The key is managing your modes of action and making sure that what goes in the sprayer tank is diverse enough to tackle the range of weeds in your fields. For the past few years the top weed scientists in the country have been giving talks on this topic, noting that knowing a herbicide's mode of action can help you manage tough problems.

In fact, some of those same Extension experts say that it's better to manage your fields as if you have resistant weeds, even if you don't. The easiest way to control resistance is to make sure it doesn't show up in your field.

Weed resistance isn't a new issue. In fact the list of weeds resistant to at least one herbicide mode of action is pretty long - from tried-and-true tools like atrazine to ALS inhibitors, there are weeds that shine through after a spraying. But mixing up the controls, and giving weeds a one-two or a one-two-three punch that may include new modes of action is important too.
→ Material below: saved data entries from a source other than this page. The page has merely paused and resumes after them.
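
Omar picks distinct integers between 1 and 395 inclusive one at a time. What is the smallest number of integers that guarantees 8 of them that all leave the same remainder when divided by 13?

92

Pigeonhole: the 13 residue classes mod 13 are the pigeonholes.
With 91 integers one could put 7 in each residue class and have no class reach 8.
The 92nd integer pushes some class to 8, so 13·7 + 1 = 92.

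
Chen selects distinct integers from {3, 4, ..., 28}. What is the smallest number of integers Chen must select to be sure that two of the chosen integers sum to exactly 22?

A set avoiding the sum 22 can contain at most one of each pair {x, 22−x}, plus the 10 elements whose complement lies outside the range or equal to its own complement.
The integers 11, …, 28 (18 of them) are such a set: any two sum to at least 11+12 = 23 > 22.
By pigeonhole, any 19th integer completes one of the 8 pairs, so 19 choices force a sum of 22.

19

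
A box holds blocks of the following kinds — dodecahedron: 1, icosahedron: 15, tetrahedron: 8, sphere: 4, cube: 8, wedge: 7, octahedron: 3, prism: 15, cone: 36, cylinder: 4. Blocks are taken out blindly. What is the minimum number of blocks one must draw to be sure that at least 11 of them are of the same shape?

An adversary could hand out at most 10 blocks per shape (7 shapes run out sooner): 1 + 10 + 8 + 4 + 8 + 7 + 3 + 10 + 10 + 4 = 65 blocks and still no shape has 11.
One more block lands in a shape already at 10, so 66 draws are enough and 65 are not.

66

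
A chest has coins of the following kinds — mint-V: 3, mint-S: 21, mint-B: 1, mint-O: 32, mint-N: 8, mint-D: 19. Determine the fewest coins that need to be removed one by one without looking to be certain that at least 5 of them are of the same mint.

21

An adversary could hand out at most 4 coins per mint (mint-V, mint-B run out sooner): 3 + 4 + 1 + 4 + 4 + 4 = 20 coins and still no mint has 5.
Pigeonhole: one more coin lands in a mint already at 4, so 21 draws are enough and 20 are not.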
That's growing in importance too as some species of weeds are being found to contain resistance to two or more modes of action. And knowing that can help guide your program too.

The challenge is that you have to keep up on modes of action to know what works best and how you're "mixing it up" for your farm. That's where your crop protection dealer or consultant comes in. The tank-mixes you work up and the approaches you use for 2010 can help stall the problem.

If you're already dealing with herbicide-resistant weeds, changing up your program will help keep them at bay. A recent paper published in the February edition of Weed Science notes that cotton producers weren't using resistance management strategies for two reasons.

First, many felt a new technology would come along soon to help overcome the problem. And second, a lot of producers feel that resistance will come no matter what they do because it can be spread from neighbor's fields.

Neither of those assertions is entirely true. The industry is working hard on new modes of action, but it could be years before they hit the market. As for how resistance spreads? In fact, you can create your own resistance in the field, no matter what the neighbor does if you keep hammering your weed population with only one mode of action.

This crop season is shaping up to be a doozie with the winter you've experienced, but as you make crop protection choices, look at the tools out there. Select tank mixes that add a lot of variety to the modes of action you hit weeds with. And in the long run you can keep resistant weeds under control. It's worth the investment.